Korczynski, M., Tajalizadehkhoob, S., Noroozian, A., Wullink, M., Hesselman, C., v Eeten, M.. 2017. Reputation Metrics Design to Improve Intermediary Incentives for Security of TLDs. 2017 IEEE European Symposium on Security and Privacy (EuroS P). :579–594.

Over the years cybercriminals have misused the Domain Name System (DNS) - a critical component of the Internet - to gain profit. Despite this persisting trend, little empirical information about the security of Top-Level Domains (TLDs) and of the overall 'health' of the DNS ecosystem exists. In this paper, we present security metrics for this ecosystem and measure the operational values of such metrics using three representative phishing and malware datasets. We benchmark entire TLDs against the rest of the market. We explicitly distinguish these metrics from the idea of measuring security performance, because the measured values are driven by multiple factors, not just by the performance of the particular market player. We consider two types of security metrics: occurrence of abuse and persistence of abuse. In conjunction, they provide a good understanding of the overall health of a TLD. We demonstrate that attackers abuse a variety of free services with good reputation, affecting not only the reputation of those services, but of entire TLDs. We find that, when normalized by size, old TLDs like .com host more bad content than new generic TLDs. We propose a statistical regression model to analyze how the different properties of TLD intermediaries relate to abuse counts. We find that next to TLD size, abuse is positively associated with domain pricing (i.e. registries who provide free domain registrations witness more abuse). Last but not least, we observe a negative relation between the DNSSEC deployment rate and the count of phishing domains.
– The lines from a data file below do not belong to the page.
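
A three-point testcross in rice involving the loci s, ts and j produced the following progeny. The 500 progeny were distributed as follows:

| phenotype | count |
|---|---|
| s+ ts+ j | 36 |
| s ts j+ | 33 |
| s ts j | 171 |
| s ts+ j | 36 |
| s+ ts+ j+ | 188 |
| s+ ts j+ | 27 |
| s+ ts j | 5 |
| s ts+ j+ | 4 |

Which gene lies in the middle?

s

The two most frequent reciprocal classes, s ts j and s+ ts+ j+, are the parental types, so the F1 was s ts j / s+ ts+ j+.
The two rarest classes, s+ ts j and s ts+ j+, are the double crossovers. Comparing them with the parentals, only the s allele has switched, so s is the middle locus and the order is j – s – ts.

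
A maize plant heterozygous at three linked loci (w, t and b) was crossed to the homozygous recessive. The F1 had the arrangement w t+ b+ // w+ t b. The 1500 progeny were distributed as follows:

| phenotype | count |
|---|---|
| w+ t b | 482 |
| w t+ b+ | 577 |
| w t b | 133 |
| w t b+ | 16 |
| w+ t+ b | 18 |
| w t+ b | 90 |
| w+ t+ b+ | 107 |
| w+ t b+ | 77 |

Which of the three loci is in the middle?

t

The two rarest classes, w t b+ and w+ t+ b, are the double crossovers. Comparing them with the parentals, only the t allele has switched, so t is the middle locus and the order is b – t – w.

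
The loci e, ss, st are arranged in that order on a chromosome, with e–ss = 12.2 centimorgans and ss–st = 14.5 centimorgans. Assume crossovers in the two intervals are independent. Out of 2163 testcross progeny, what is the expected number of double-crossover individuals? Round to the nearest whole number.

38

Map distances give recombination frequencies of 0.122 and 0.145 for the two intervals.
With no interference, expected double-crossover frequency = 0.122 × 0.145 = 0.01769.
Expected number = 0.01769 × 2163 = 38.26 ≈ 38.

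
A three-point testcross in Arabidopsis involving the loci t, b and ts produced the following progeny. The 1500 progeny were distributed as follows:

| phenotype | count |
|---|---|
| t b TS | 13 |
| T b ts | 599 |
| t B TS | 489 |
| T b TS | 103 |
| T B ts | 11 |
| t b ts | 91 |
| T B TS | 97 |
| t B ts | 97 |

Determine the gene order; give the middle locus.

The two most frequent reciprocal classes, T b ts and t B TS, are the parental types, so the F1 was T b ts / t B TS.
The two rarest classes, T B ts and t b TS, are the double crossovers. Comparing them with the parentals, only the b allele has switched, so b is the middle locus and the order is ts – b – t.

b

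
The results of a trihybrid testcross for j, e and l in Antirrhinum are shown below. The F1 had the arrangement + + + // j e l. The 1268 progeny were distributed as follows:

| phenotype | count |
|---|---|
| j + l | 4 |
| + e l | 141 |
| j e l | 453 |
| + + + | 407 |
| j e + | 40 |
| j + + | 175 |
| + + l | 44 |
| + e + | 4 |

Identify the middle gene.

e

The two rarest classes, + e + and j + l, are the double crossovers. Comparing them with the parentals, only the e allele has switched, so e is the middle locus and the order is l – e – j.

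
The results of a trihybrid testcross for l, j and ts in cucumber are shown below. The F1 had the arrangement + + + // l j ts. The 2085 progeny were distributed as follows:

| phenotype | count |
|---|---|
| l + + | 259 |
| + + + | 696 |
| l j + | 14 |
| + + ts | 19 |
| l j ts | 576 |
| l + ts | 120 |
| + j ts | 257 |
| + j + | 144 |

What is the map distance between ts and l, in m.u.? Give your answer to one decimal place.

The two rarest classes, + + ts and l j +, are the double crossovers. Comparing them with the parentals, only the ts allele has switched, so ts is the middle locus and the order is l – ts – j.
Crossovers in the l–ts interval produce the single-crossover classes l + + and + j ts (259 + 257 = 516) plus the double crossovers (33).
RF(l–ts) = (516 + 33) / 2085 = 549/2085 = 0.2633 → 26.3 m.u.

26.3 m.u.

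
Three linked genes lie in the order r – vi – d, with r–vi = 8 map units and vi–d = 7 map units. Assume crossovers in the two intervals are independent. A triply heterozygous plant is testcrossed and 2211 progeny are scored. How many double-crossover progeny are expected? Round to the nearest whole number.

Map distances give recombination frequencies of 0.080 and 0.070 for the two intervals.
With no interference, expected double-crossover frequency = 0.080 × 0.070 = 0.00560.
Expected number = 0.00560 × 2211 = 12.38 ≈ 12.

12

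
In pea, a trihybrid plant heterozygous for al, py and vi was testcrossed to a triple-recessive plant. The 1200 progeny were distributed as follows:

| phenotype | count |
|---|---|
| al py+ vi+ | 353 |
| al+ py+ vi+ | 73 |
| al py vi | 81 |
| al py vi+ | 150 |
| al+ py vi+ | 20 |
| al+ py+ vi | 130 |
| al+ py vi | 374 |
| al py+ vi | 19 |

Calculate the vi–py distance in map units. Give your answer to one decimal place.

The two most frequent reciprocal classes, al+ py vi and al py+ vi+, are the parental types, so the F1 was al+ py vi / al py+ vi+.
The two rarest classes, al+ py vi+ and al py+ vi, are the double crossovers. Comparing them with the parentals, only the vi allele has switched, so vi is the middle locus and the order is al – vi – py.
Crossovers in the vi–py interval produce the single-crossover classes al+ py+ vi and al py vi+ (130 + 150 = 280) plus the double crossovers (39).
RF(vi–py) = (280 + 39) / 1200 = 319/1200 = 0.2658 → 26.6 map units.

26.6 map units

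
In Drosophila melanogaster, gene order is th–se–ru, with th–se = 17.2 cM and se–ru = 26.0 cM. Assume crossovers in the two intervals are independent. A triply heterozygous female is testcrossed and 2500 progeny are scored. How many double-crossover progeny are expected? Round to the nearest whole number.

Map distances give recombination frequencies of 0.172 and 0.260 for the two intervals.
With no interference, expected double-crossover frequency = 0.172 × 0.260 = 0.04472.
Expected number = 0.04472 × 2500 = 111.80 ≈ 112.

112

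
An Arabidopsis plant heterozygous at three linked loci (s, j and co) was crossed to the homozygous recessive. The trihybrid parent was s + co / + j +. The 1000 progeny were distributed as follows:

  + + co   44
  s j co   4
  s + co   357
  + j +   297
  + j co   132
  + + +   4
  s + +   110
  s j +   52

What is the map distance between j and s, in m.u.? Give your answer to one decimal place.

The two rarest classes, s j co and + + +, are the double crossovers. Comparing them with the parentals, only the j allele has switched, so j is the middle locus and the order is co – j – s.
Crossovers in the j–s interval produce the single-crossover classes + + co and s j + (44 + 52 = 96) plus the double crossovers (8).
RF(j–s) = (96 + 8) / 1000 = 104/1000 = 0.1040 → 10.4 m.u.

10.4 m.u.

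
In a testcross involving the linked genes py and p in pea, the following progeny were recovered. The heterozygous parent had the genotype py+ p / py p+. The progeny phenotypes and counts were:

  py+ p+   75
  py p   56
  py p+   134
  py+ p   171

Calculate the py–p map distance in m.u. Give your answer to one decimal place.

The recombinant classes are py+ p+ and py p: 75 + 56 = 131.
Recombination frequency = 131/436 = 0.3005 ≈ 30.0%, i.e. 30.0 m.u.

30.0 m.u.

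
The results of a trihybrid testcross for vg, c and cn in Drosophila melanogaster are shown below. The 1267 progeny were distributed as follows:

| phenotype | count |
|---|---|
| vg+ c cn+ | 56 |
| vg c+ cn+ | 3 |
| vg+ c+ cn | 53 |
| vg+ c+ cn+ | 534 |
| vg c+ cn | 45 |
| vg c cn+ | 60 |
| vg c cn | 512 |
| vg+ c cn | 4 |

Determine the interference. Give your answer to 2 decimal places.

The two most frequent reciprocal classes, vg c cn and vg+ c+ cn+, are the parental types, so the F1 was vg c cn / vg+ c+ cn+.
The two rarest classes, vg+ c cn and vg c+ cn+, are the double crossovers. Comparing them with the parentals, only the vg allele has switched, so vg is the middle locus and the order is cn – vg – c.
cn–vg: (113 + 7)/1267 = 0.0947; vg–c: (101 + 7)/1267 = 0.0852.
Expected DCO frequency = 0.0947 × 0.0852 ≈ 0.00807; observed = 7/1267 ≈ 0.00552.
Coefficient of coincidence = 0.00552/0.00807 ≈ 0.68; interference = 1 − 0.68 = 0.32.

0.32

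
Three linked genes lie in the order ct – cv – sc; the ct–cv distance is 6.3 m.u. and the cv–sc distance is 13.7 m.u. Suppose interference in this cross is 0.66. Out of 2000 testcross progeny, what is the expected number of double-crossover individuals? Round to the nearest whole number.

Map distances give recombination frequencies of 0.063 and 0.137 for the two intervals.
With interference 0.66 (so coincidence = 0.34), expected double-crossover frequency = 0.063 × 0.137 × 0.34 = 0.00293.
Expected number = 0.00293 × 2000 = 5.87 ≈ 6.

6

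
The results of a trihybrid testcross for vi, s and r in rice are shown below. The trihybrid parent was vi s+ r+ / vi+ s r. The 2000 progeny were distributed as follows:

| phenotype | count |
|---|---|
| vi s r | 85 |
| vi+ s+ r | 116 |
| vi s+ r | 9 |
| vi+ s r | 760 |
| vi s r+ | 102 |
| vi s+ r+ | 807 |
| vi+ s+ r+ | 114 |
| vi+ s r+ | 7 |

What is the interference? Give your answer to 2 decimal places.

The two rarest classes, vi s+ r and vi+ s r+, are the double crossovers. Comparing them with the parentals, only the r allele has switched, so r is the middle locus and the order is s – r – vi.
s–r: (218 + 16)/2000 = 0.1170; r–vi: (199 + 16)/2000 = 0.1075.
Expected DCO frequency = 0.1170 × 0.1075 ≈ 0.01258; observed = 16/2000 ≈ 0.00800.
Coefficient of coincidence = 0.00800/0.01258 ≈ 0.64; interference = 1 − 0.64 = 0.36.

0.36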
Abdelhamid, N., Thabtah, F., Abdel-jaber, H.. 2017. Phishing detection: A recent intelligent machine learning comparison based on models content and features. 2017 IEEE International Conference on Intelligence and Security Informatics (ISI). :72–77.
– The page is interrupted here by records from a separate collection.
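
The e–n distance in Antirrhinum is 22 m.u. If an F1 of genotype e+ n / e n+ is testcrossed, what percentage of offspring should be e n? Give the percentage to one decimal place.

A map distance of 22 m.u. corresponds to a recombination frequency of 0.220.
The F1 is e+ n / e n+, so e n is a recombinant gamete class with expected frequency r/2 = 0.220/2 = 0.1100.
That is 0.1100 = 11.0% of the progeny.

11.0%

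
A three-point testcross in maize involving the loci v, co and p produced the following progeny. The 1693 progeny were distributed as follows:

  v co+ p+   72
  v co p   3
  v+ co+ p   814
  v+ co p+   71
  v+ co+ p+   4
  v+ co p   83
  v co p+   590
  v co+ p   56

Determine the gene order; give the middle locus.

The two most frequent reciprocal classes, v+ co+ p and v co p+, are the parental types, so the F1 was v+ co+ p / v co p+.
The two rarest classes, v+ co+ p+ and v co p, are the double crossovers. Comparing them with the parentals, only the p allele has switched, so p is the middle locus and the order is v – p – co.

p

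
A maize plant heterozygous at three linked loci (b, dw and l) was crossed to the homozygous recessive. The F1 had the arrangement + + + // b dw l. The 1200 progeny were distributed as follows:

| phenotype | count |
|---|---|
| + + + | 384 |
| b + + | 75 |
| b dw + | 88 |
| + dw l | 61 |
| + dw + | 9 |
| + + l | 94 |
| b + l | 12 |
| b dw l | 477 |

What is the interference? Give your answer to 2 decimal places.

0.21

The two rarest classes, + dw + and b + l, are the double crossovers. Comparing them with the parentals, only the dw allele has switched, so dw is the middle locus and the order is l – dw – b.
l–dw: (182 + 21)/1200 = 0.1692; dw–b: (136 + 21)/1200 = 0.1308.
Expected DCO frequency = 0.1692 × 0.1308 ≈ 0.02213; observed = 21/1200 ≈ 0.01750.
Coefficient of coincidence = 0.01750/0.02213 ≈ 0.79; interference = 1 − 0.79 = 0.21.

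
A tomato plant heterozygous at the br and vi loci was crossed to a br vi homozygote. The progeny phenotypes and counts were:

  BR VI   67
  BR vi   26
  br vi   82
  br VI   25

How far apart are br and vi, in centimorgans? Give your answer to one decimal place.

The two most frequent classes, BR VI (67) and br vi (82), are the parental types, so the F1 was BR VI / br vi.
The recombinant classes are BR vi and br VI: 26 + 25 = 51.
Recombination frequency = 51/200 = 0.2550 ≈ 25.5%, i.e. 25.5 centimorgans.

25.5 centimorgans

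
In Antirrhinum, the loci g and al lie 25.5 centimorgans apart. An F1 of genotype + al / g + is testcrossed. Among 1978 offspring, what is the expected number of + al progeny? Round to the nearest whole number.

A map distance of 25.5 centimorgans corresponds to a recombination frequency of 0.255.
The F1 is + al / g +, so + al is a parental gamete class with expected frequency (1 − r)/2 = 0.745/2 = 0.3725.
Expected number = 0.3725 × 1978 = 736.80 ≈ 737.

737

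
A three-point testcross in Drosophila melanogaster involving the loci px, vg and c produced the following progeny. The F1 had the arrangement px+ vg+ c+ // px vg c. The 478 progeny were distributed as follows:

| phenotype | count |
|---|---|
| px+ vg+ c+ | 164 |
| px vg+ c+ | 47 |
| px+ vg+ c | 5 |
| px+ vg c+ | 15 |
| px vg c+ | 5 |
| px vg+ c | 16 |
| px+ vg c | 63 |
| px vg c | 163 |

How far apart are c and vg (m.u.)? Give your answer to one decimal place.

8.6 m.u.

The two rarest classes, px+ vg+ c and px vg c+, are the double crossovers. Comparing them with the parentals, only the c allele has switched, so c is the middle locus and the order is vg – c – px.
Crossovers in the vg–c interval produce the single-crossover classes px+ vg c+ and px vg+ c (15 + 16 = 31) plus the double crossovers (10).
RF(vg–c) = (31 + 10) / 478 = 41/478 = 0.0858 → 8.6 m.u.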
In the last decade, numerous fake websites have been developed on the World Wide Web to mimic trusted websites, with the aim of stealing financial assets from users and organizations. This form of online attack is called phishing, and it has cost the online community and the various stakeholders hundreds of million Dollars. Therefore, effective counter measures that can accurately detect phishing are needed. Machine learning (ML) is a popular tool for data analysis and recently has shown promising results in combating phishing when contrasted with classic anti-phishing approaches, including awareness workshops, visualization and legal solutions. This article investigates ML techniques applicability to detect phishing attacks and describes their pros and cons. In particular, different types of ML techniques have been investigated to reveal the suitable options that can serve as anti-phishing tools. More importantly, we experimentally compare large numbers of ML techniques on real phishing datasets and with respect to different metrics. The purpose of the comparison is to reveal the advantages and disadvantages of ML predictive models and to show their actual performance when it comes to phishing attacks. The experimental results show that Covering approach models are more appropriate as anti-phishing solutions, especially for novice users, because of their simple yet effective knowledge bases in addition to their good phishing detection rate.